Вот такая картинка сложилась тогда во сне. Что-то прорвалось наружу — то ли магма подсознания, то ли зов предков, пивших кровь убитых зверей… Ушли обычные земные заботы, нежные теплые отношения. Самым вожделенным чувством стал страх.
…Это даже не любовь. Адское зеркало, в которое боишься заглянуть, потому что увидишь в нем больше чем лицо, больше чем тело, больше чем одежду — увидишь себя… а может, это и есть любовь — когда боишься увидеть в другом себя, боишься — но не можешь не заглянуть?
Где-то крикнула чайка. Где-то плеснула нерпа. И опять тишина, только тоненький комариный комуз.
— Артем.
— Да?
— Хм… это мы с тобой были там, в пороге?
Смеется:
— Нет.
— А кто?
…Люди в заливе сняли, наконец, катерок с мели. Пытаются завести мотор. Не выходит.
— В детстве тетка рассказывала, как чуть не погибла моя мать. Давно, за несколько лет до моего рождения… С тех пор я регулярно видел кошмарные сны с таким сюжетом. В детстве, в юности, и когда взрослый уже стал… Однажды, два года назад, мать все-таки утонула. Приснилось, что утонула. А на следующий день захлебнулась в ванной. Наяву.
— Какое жуткое совпадение.
— Совпадение? Я бы тоже так думал. Если бы не шаманил перед этим. Возвращаясь из нижнего мира нельзя быть до конца уверенным, в какой из своих снов ты возвращаешься. Я случайно оказался в нынешнем сне. Меня здесь не было. Меня здесь не должно было быть.
Костерок из плавника — плохая защита от комаров, а ветра сегодня нет совсем. В лесу еще хуже: пока собираешь чернику, смолить нужно постоянно, иначе лицу совсем хана.
— Где Тимур лапу потерял?
— Сам отгрыз. Из капкана освободиться хотел. Так часто бывает.
— Это тебе в деревне сказали?
— Нет, он нездешний, из леса прибежал.
— Тогда откуда ты знаешь про капкан?
— Мало ли, откуда я чего знаю, — усмехается он. И опять морозец по коже…
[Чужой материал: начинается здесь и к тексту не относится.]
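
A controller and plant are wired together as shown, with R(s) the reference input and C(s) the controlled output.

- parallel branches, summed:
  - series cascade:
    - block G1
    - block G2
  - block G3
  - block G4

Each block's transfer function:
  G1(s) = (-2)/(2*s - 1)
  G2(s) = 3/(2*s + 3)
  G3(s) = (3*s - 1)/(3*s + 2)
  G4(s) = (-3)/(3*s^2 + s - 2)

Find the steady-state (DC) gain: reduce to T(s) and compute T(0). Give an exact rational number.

First reduce the diagram to T(s).

Step 1. reduce the series chain G1, G2; result (-6)/(4*s^2 + 4*s - 3)
Step 2. parallel reduction of (G1*G2), G3, G4; result (36*s^5 + 36*s^4 - 145*s^3 - 134*s^2 + 56*s + 36)/(36*s^5 + 72*s^4 - 7*s^3 - 59*s^2 - 4*s + 12)
The step-2 result is T(s). Setting s = 0: T(0) = 36/12 = 3.

Answer: 3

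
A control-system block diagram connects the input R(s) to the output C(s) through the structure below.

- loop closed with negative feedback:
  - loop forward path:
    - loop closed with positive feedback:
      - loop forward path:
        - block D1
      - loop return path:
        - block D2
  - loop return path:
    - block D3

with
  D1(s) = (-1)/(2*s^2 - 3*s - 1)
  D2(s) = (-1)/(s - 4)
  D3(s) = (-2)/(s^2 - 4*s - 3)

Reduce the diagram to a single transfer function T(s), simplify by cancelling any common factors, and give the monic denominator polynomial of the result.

[1] collapse the loop (D1 forward, D2 return) = (4 - s)/(2*s^3 - 11*s^2 + 11*s + 3)
[2] reduce the feedback loop with forward [D1/(1-D1*D2)] and return D3 = (-s^3 + 8*s^2 - 13*s - 12)/(2*s^5 - 19*s^4 + 49*s^3 - 8*s^2 - 43*s - 17)
No further cancellation is possible in the step-2 result, so that is T(s). Its denominator becomes monic after dividing by the leading coefficient 2.

Hence the answer: s^5 - 19*s^4/2 + 49*s^3/2 - 4*s^2 - 43*s/2 - 17/2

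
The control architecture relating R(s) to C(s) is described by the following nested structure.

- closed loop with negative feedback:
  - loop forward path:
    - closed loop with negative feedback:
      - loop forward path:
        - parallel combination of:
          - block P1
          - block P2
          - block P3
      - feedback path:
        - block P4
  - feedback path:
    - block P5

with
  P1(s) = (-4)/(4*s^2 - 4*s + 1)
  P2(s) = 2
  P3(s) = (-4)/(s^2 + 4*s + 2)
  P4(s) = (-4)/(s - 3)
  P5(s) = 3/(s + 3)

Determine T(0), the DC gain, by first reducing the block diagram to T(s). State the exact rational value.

Reducing step by step:

[1] parallel reduction of P1, P2, P3 gives (8*s^4 + 24*s^3 - 34*s^2 - 8*s - 8)/(4*s^4 + 12*s^3 - 7*s^2 - 4*s + 2)
[2] collapse the loop ((P1+P2+P3) forward, P4 return) gives (8*s^5 - 106*s^3 + 94*s^2 + 16*s + 24)/(4*s^5 - 32*s^4 - 139*s^3 + 153*s^2 + 46*s + 26)
[3] close the feedback loop around [(P1+P2+P3)/(1+(P1+P2+P3)*P4)], P5 gives (8*s^6 + 24*s^5 - 106*s^4 - 224*s^3 + 298*s^2 + 72*s + 72)/(4*s^6 + 4*s^5 - 235*s^4 - 582*s^3 + 787*s^2 + 212*s + 150)
Evaluating the step-3 result (the overall T(s)) at s = 0 gives T(0) = 72/150 = 12/25.

Answer: 12/25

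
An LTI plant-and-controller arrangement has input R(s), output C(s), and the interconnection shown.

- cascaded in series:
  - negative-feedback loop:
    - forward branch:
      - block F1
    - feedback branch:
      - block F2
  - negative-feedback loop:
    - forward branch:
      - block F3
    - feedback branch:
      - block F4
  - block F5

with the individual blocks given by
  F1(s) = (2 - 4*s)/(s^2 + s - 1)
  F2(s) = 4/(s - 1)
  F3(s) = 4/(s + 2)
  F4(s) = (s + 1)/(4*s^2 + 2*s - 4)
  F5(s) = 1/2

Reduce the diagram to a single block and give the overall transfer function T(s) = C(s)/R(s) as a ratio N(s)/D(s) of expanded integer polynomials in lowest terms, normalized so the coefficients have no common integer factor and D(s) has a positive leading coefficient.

Answer: (-16*s^4 + 16*s^3 + 20*s^2 - 28*s + 8)/(2*s^6 + 5*s^5 - 34*s^4 - 74*s^3 + 9*s^2 + 54*s - 18)

Working:
(1) close the feedback loop around F1, F2 -> (-4*s^2 + 6*s - 2)/(s^3 - 18*s + 9)
(2) close the feedback loop around F3, F4 -> (8*s^2 + 4*s - 8)/(2*s^3 + 5*s^2 + 2*s - 2)
(3) combine [F1/(1+F1*F2)], [F3/(1+F3*F4)], F5 in series; the result is T(s) itself (integer coefficients, no common factor, positive leading denominator coefficient)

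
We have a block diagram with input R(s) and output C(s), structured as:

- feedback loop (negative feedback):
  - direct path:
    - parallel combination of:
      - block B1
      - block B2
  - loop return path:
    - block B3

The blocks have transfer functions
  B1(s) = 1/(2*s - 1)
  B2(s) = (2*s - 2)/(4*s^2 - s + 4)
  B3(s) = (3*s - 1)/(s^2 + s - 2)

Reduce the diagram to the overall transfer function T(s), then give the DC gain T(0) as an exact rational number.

Step 1 - parallel reduction of B1, B2: (8*s^2 - 7*s + 6)/(8*s^3 - 6*s^2 + 9*s - 4)
Step 2 - reduce the feedback loop with forward (B1+B2) and return B3: (8*s^4 + s^3 - 17*s^2 + 20*s - 12)/(8*s^5 + 2*s^4 + 11*s^3 - 12*s^2 + 3*s + 2)
DC gain: substitute s = 0 into T(s) from step 2: T(0) = -12/2 = -6.

Therefore the answer is -6.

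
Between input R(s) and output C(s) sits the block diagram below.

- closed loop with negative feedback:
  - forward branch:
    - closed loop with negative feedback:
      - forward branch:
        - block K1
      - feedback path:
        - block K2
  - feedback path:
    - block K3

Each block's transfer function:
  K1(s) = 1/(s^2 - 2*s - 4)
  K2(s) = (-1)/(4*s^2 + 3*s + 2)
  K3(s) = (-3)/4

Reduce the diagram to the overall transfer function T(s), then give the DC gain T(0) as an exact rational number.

Answer: -4/21

Working:
(1) reduce the feedback loop with forward K1 and return K2: (4*s^2 + 3*s + 2)/(4*s^4 - 5*s^3 - 20*s^2 - 16*s - 9)
(2) reduce the feedback loop with forward [K1/(1+K1*K2)] and return K3: (16*s^2 + 12*s + 8)/(16*s^4 - 20*s^3 - 92*s^2 - 73*s - 42)
Evaluating the step-2 result (the overall T(s)) at s = 0 gives T(0) = 8/(-42) = -4/21.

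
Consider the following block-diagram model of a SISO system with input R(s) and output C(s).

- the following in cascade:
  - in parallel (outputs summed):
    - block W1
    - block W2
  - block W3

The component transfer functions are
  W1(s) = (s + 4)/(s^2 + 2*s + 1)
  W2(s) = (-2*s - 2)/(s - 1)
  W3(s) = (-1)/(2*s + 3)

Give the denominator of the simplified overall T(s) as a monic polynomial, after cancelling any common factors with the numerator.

[1] add W1, W2 (parallel), giving (-2*s^3 - 5*s^2 - 3*s - 6)/(s^3 + s^2 - s - 1)
[2] reduce the series chain (W1+W2), W3, giving (2*s^3 + 5*s^2 + 3*s + 6)/(2*s^4 + 5*s^3 + s^2 - 5*s - 3)
Step 2 gives the fully reduced T(s), with no common factor left to cancel. The denominator's leading coefficient is 2, so divide each of its coefficients by 2 to get the monic form.

Final answer: s^4 + 5*s^3/2 + s^2/2 - 5*s/2 - 3/2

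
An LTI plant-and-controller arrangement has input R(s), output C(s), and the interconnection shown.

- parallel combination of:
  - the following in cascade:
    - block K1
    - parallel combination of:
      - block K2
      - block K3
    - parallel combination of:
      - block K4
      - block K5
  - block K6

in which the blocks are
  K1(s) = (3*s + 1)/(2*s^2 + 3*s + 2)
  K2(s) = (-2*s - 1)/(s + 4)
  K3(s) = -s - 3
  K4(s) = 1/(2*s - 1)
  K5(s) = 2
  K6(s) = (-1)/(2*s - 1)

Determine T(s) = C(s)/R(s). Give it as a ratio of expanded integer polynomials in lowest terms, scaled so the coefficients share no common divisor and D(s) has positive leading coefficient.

Step 1. add K2, K3 (parallel); result (-s^2 - 9*s - 13)/(s + 4)
Step 2. sum the parallel branches K4, K5; result (4*s - 1)/(2*s - 1)
Step 3. multiply K1, (K2+K3), (K4+K5) (series); result (-12*s^4 - 109*s^3 - 164*s^2 - 4*s + 13)/(4*s^4 + 20*s^3 + 17*s^2 + 2*s - 8)
Step 4. combine (K1*(K2+K3)*(K4+K5)), K6 in parallel; the result is T(s) itself (integer coefficients, no common factor, positive leading denominator coefficient)

Therefore the answer is (-12*s^4 - 111*s^3 - 175*s^2 - 18*s + 5)/(4*s^4 + 20*s^3 + 17*s^2 + 2*s - 8).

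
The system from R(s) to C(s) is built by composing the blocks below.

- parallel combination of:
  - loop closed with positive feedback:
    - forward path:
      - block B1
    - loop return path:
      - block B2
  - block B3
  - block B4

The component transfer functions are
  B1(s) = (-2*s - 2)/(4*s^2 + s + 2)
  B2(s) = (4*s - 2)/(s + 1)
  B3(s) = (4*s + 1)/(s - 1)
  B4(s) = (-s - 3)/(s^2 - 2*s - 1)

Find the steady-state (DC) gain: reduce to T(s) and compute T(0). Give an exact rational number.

(1) reduce the feedback loop with forward B1 and return B2 gives (-2*s - 2)/(4*s^2 + 9*s - 2)
(2) sum the parallel branches [B1/(1-B1*B2)], B3, B4 gives (16*s^5 + 2*s^4 - 108*s^3 - 44*s^2 + 30*s - 6)/(4*s^5 - 3*s^4 - 25*s^3 + 19*s^2 + 7*s - 2)
DC gain: substitute s = 0 into T(s) from step 2: T(0) = -6/(-2) = 3.

Hence the answer: 3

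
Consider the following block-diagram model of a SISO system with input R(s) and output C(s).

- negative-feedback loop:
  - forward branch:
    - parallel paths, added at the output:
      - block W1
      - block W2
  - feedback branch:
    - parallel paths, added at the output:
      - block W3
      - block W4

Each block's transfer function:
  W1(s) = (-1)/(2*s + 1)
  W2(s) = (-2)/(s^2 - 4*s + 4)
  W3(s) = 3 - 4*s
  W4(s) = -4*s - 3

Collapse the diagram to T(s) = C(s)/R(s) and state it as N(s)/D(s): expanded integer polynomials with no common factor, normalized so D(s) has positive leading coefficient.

[1] sum the parallel branches W1, W2 gives (-s^2 - 6)/(2*s^3 - 7*s^2 + 4*s + 4)
[2] add W3, W4 (parallel) gives -8*s
[3] reduce the feedback loop with forward (W1+W2) and return (W3+W4): this yields T(s), and no further normalization is needed

Hence the answer: (-s^2 - 6)/(10*s^3 - 7*s^2 + 52*s + 4)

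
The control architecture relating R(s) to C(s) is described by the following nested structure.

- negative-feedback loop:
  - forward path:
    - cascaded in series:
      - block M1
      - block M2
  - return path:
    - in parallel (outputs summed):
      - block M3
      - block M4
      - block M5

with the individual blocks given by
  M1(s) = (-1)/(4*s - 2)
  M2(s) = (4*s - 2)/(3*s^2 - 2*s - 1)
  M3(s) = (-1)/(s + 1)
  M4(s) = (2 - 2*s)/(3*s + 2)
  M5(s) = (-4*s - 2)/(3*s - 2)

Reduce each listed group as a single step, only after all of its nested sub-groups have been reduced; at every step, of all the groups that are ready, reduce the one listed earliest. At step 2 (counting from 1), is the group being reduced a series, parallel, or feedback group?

Step 1. reduce the series chain M1, M2
Step 2. sum the parallel branches M3, M4, M5
Step 3. apply the feedback formula to (M1*M2), (M3+M4+M5)
So the answer for step 2 is parallel.

Hence the answer: parallel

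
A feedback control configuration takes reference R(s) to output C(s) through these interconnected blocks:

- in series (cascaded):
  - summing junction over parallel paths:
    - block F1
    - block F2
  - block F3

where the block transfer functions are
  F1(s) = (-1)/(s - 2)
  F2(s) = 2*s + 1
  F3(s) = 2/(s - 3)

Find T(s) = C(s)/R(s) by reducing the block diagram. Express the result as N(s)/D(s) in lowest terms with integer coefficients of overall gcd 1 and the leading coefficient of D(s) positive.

Answer: (4*s^2 - 6*s - 6)/(s^2 - 5*s + 6)

Working:
[1] reduce the parallel group F1, F2; result (2*s^2 - 3*s - 3)/(s - 2)
[2] combine (F1+F2), F3 in series, giving the overall T(s)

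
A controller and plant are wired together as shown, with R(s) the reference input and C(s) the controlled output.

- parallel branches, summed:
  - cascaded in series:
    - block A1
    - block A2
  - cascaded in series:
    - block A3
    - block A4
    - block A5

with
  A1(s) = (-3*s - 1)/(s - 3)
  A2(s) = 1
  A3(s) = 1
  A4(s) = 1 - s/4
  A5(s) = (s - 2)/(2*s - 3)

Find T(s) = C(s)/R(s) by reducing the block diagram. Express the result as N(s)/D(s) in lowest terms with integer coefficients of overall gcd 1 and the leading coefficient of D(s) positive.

Step 1 - series reduction of A1, A2 -> (-3*s - 1)/(s - 3)
Step 2 - cascade A3, A4, A5 -> (-s^2 + 6*s - 8)/(8*s - 12)
Step 3 - reduce the parallel group (A1*A2), (A3*A4*A5): this yields T(s), and no further normalization is needed

Answer: (-s^3 - 15*s^2 + 2*s + 36)/(8*s^2 - 36*s + 36)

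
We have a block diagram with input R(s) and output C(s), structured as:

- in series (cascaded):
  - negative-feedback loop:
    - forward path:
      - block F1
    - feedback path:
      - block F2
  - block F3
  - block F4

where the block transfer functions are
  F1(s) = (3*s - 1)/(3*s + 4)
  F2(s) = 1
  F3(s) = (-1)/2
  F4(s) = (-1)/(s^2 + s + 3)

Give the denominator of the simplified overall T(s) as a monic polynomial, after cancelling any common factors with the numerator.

Answer: s^3 + 3*s^2/2 + 7*s/2 + 3/2

Working:
Step 1: collapse the loop (F1 forward, F2 return): (3*s - 1)/(6*s + 3)
Step 2: cascade [F1/(1+F1*F2)], F3, F4: (3*s - 1)/(12*s^3 + 18*s^2 + 42*s + 18)
The result of step 2 is T(s) in lowest terms. Its denominator has leading coefficient 12; dividing the denominator through by 12 makes it monic.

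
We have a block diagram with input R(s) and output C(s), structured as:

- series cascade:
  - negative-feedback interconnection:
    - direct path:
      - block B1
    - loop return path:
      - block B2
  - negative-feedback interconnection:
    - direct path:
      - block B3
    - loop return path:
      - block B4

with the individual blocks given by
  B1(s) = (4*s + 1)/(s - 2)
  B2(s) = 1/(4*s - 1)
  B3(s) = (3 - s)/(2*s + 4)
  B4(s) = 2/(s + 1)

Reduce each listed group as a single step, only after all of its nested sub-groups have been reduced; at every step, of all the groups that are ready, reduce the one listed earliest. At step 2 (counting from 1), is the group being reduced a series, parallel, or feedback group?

Step 1: close the feedback loop around B1, B2
Step 2: reduce the feedback loop with forward B3 and return B4
Step 3: combine [B1/(1+B1*B2)], [B3/(1+B3*B4)] in series
The group at step 2 is a feedback group.

Therefore the answer is feedback.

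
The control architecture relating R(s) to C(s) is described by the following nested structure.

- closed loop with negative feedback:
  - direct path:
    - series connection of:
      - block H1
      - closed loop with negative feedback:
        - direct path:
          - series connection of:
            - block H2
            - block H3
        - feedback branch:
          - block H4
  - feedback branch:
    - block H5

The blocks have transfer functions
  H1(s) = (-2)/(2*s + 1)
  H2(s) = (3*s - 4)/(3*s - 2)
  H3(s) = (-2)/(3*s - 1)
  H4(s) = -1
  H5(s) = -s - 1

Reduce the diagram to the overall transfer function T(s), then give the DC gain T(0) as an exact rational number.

Step 1 - cascade H2, H3 gives (8 - 6*s)/(9*s^2 - 9*s + 2)
Step 2 - close the feedback loop around (H2*H3), H4 gives (8 - 6*s)/(9*s^2 - 3*s - 6)
Step 3 - multiply H1, [(H2*H3)/(1+(H2*H3)*H4)] (series) gives (12*s - 16)/(18*s^3 + 3*s^2 - 15*s - 6)
Step 4 - apply the feedback formula to (H1*[(H2*H3)/(1+(H2*H3)*H4)]), H5 gives (12*s - 16)/(18*s^3 - 9*s^2 - 11*s + 10)
That last expression is T(s); at s = 0 only the constant terms survive, so T(0) = -16/10 = -8/5.

Hence the answer: -8/5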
Страх — основа всему. Из страха рождается страсть — любовь, ненависть, любопытство… но из страха рождается также слабость — серенький мир, заточенный в четыре стены, опечатанный городом мир, постепенно сходящийся в материальную точку. Наступает момент, когда необходимо выбирать между этими двумя страхами… глупости, ничего мы не выбираем. Все уже выбрано. Ты — то, что ты есть, даже если твоя сила обращена против тебя.
— Тимур тоже из нижнего мира пришел. Вообще-то у него другое имя, но его нельзя вслух.
— Артем.
— Да?
— Кто был с твоей матерью там, в пороге?
Смеется.
— Любимый человек.
— Ты его знаешь?
…Смотрит в упор, раскачиваясь как удав. Раскуривает что-то. Усевшийся рядом Тимур начинает выть, надсадно, по-волчьи.